Not to say the child protective system isn't broken. The problem isn't kids being taken away, it is the arbitrary way they are taken away. I think what you are suggesting would require child protective services at the national level, wouldn't it?

You think maybe people raising their future kids in hiding is somehow a good dodge of the current system? What about the people who really SHOULDN'T be raising kids?

"Or of the national ID being used to "track" purchases and movements illegally of government "subversives" who oppose government action but are no means violent individuals. The National Guard won't have to shoot college students at Kent State anymore; the police will be able to arrest them in their dorm after they buy a copy of "The Anarchist Cookbook" or "The Turner Diaries" at an online bookstore."

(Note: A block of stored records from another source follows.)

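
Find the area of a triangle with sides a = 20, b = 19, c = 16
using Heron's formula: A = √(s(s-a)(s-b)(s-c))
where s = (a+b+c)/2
s = (20 + 19 + 16)/2 = 55/2 = 27.5
s − a = 7.5, s − b = 8.5, s − c = 11.5
s(s−a)(s−b)(s−c) = 27.5·7.5·8.5·11.5 = 20160.9375
Area = √20160.9375 ≈ 141.989

s = 27.5, Area = 142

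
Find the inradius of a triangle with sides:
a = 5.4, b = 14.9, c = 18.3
r = Area/s where s is the semi-perimeter.
s = (5.4 + 14.9 + 18.3)/2 = 38.6/2 = 19.3
Area = √(s(s−a)(s−b)(s−c)) = √(19.3·13.9·4.4·1) ≈ √1180.39 ≈ 34.3568
r ≈ 34.3568/19.3 ≈ 1.78014

r = 1.78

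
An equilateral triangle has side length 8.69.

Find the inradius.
r = Area/s with s the semi-perimeter.
Area = (√3/4)·8.69² = (√3/4)·75.5161 ≈ 0.433013·75.5161 ≈ 32.6994
s = 3·8.69/2 = 13.035
r ≈ 32.6994/13.035 ≈ 2.50859
(Equivalently r = side/(2√3) = 8.69/3.4641 ≈ 2.50859.)

r = 2.509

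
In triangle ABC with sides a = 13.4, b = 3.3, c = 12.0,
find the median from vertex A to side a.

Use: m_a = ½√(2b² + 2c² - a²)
m_a = ½√(2·3.3² + 2·12.0² − 13.4²) = ½√(2·10.89 + 2·144 − 179.56) = ½√(21.78 + 288 − 179.56) = ½√130.22
√130.22 ≈ 11.4114, so m_a ≈ 5.7057

m_a = 5.706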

Are you plotting revolution? LOL. This isn't even a national-ID. Even the ACLU admits it is the first, very small step in what might later become a national ID.

Gideon is preaching NRA and marching alongside the ACLU and pro-illegal alien, open border folks. This is one of those faux-Conservative issues that appears to be home-spun on the surface, but when you really look at it is just an excuse for the paranoid to protest alongside bleeding heart liberals.

I am beginning to see that Libertarians don't address problems, they address solutions they don't like. Sounds very Pelosi-Democratic to me. Why come up with a solution when you can just oppose the other guy's?
on May 11, 2005

I am beginning to see that Libertarians don't address problems, they address solutions they don't like.

You haven't looked at the LP platform very closely. The LP actually commended Bush for addressing the Social Security issue.

I challenge you to show me where it is forbidden. There's plenty of precidents for federal standards on "state's rights" issues. If states are inept, they should expect it.

How about the tenth amendment? Just because state's rights have been consistently violated for over 140 years doesn't mean that the government has been correct in doing so.

I apologize for the visceral reaction in branding you a "fascist", baker. That was out of line. But the fact is, you are usually a reasonable defender of individual liberties, and I was quite taken off guard by the fact that you could consider this proposal to be a good thing in ANY way. The fact is, I fail to see how it will address the illegal immigration issue at ALL (one of the few areas where I diverge from the LP platform; incidentally, so did 2004 LP candidate Michael Badnarik), or for that matter the issue of terrorism. It will be as ineffective as the 20 year "war on drugs", and will spend money for feel good, but ineffectual legislation. The ONLY people who stand to be inconvenienced by it, in fact, are American citizens.

When I advocate for a miniarchist government, I stand in pretty good company. The fact that a few fringe loonies may carry the same banner does not change the legitimacy of the initial message.

on May 11, 2005
to arrest them in their dorm after they buy a copy of "The Anarchist Cookbook" or "The Turner Diaries" at an online bookstore."


Are you plotting revolution? LOL. This isn't even a national-ID. Even the ACLU admits it is the first, very small step in what might later become a national ID


Once again you have side-stepped the issue!
on May 11, 2005
I'm still waiting to hear how it violates the Constitution.